Вы знаете, что 30 марта 1921 года Филипп Кузьмич написал из Бутырки большое письмо в адрес Калинина, Ленина, Каменева, Троцкого с просьбой вмешаться в его судьбу и выяснить причину его заключения в бутырскую крепость, поскольку он не признает за собой никакой вины перед партией и Советским государством; ускорить его освобождение.
Однако это письмо, как и другие, написанные раньше, в руки адресатов не попало и было перехвачено троцкистами в Москве. Точно так же не попала в руки Ленина и телеграмма Фрунзе, в которой он просил его разобраться в деле Миронова, имевшего на Южном фронте «исключительные заслуги в разгроме Врангеля». (Написано по оригиналу).

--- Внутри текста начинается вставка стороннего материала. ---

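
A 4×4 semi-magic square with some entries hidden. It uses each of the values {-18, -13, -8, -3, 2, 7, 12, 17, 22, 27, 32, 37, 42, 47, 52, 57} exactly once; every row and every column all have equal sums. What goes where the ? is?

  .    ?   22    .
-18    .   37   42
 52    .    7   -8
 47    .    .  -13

2

The 16 entries sum to 312, so each line sums to 312/4 = 78.
Row 2: -18 + 37 + 42 + ? = 78, so (2,2) = 17.
Using row 3: 52 + 7 + (-8) + ? → (3,2) = 78 − 51 = 27.
From column 1, 78 − (-18 + 52 + 47) gives (1,1) = -3.
Column 3 must total 78; the given cells sum to 66, so (4,3) = 12.
Column 4 must total 78; the given cells sum to 21, so (1,4) = 57.
The remaining cell in row 1 is (1,2) = 78 − 76 = 2.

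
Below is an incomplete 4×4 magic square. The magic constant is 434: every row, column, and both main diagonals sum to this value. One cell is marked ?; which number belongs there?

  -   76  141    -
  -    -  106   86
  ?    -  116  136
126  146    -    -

From column 3, 434 − (141 + 106 + 116) gives (4,3) = 71.
Row 4: 126 + 146 + 71 + ? = 434, so (4,4) = 91.
Using column 4: 86 + 136 + 91 + ? → (1,4) = 434 − 313 = 121.
The remaining cell in anti-diagonal is (3,2) = 434 − 353 = 81.
Row 1: 76 + 141 + 121 + ? = 434, so (1,1) = 96.
Row 3 needs 434; the known cells sum to 333, so (3,1) = 101.

101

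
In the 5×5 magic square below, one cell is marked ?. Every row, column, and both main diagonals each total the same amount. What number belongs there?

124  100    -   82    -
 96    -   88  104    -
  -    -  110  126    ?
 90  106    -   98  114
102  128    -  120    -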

Я начал цитирование статьи А. Ф. Миронова, сына командарма, с письма Н. В. Суетенковой, второй жены Ф. К. Миронова. Сделал это преднамеренно. Потому что она упоминает о неких «саранских событиях».
Дело в том, что именно с Саранска начались беды Ф. К. Миронова, откуда он «самовольно» выступил с частями Донкорпуса на фронт. Я подчеркнул слово «фронт», потому что фронт – это не тыл, где устраивают себе передышку – отдых войска. Мало того, именно это его выступление выровняло и стабилизировало обстановку на фронте. И было продиктовано необходимостью боевого маневра, а не стремлением «расслабиться на зимних квартирах». Вот за это он и попадает под так называемый Балашовский процесс (трибунал). Обвинителем на этом процессе выступал Ивар Смилга, единомышленник Троцкого (Бронштейна). Под диктовку Льва Давыдовича, которую тот слал шифрованными телеграммами.
Обвиняя Миронова во всех смертных грехах, Троцкий и иже с ним, в лице Миронова, по сути дела, обвиняли все казачество. Результат: смертный приговор ему и еще десяти его подчиненным из комсостава корпуса. За нарушение, якобы, воинской дисциплины. А на самом деле за то, что Ф. К. Миронов своим выступлением из Саранска предотвратил предательство «иудушки» Троцкого.
«7 октября 1919 года, – пишет А. Ф. Миронов, – был вынесен смертный приговор, и во дворе тюрьмы вырыта общая могила, поскольку приговор должен был быть приведен в исполнение в течение 24 часов. Спас Миронова и других его товарищей от расправы Троцкого В. И. Ленин, внимательно следивший за ходом
Балашовского процесса и не веривший в вину Миронова. Получив известие о приговоре, Ленин того же дня, 7 октября, созывает срочное собрание Политбюро ЦК РКП(б), которое выносит решение о помиловании Миронова и других осужденных товарищей.
Смилга тотчас «перестраивается»: уже восьмого октября он делает заявление о том, что ВЦИК помиловал Миронова и его товарищей по ходатайству… трибунала».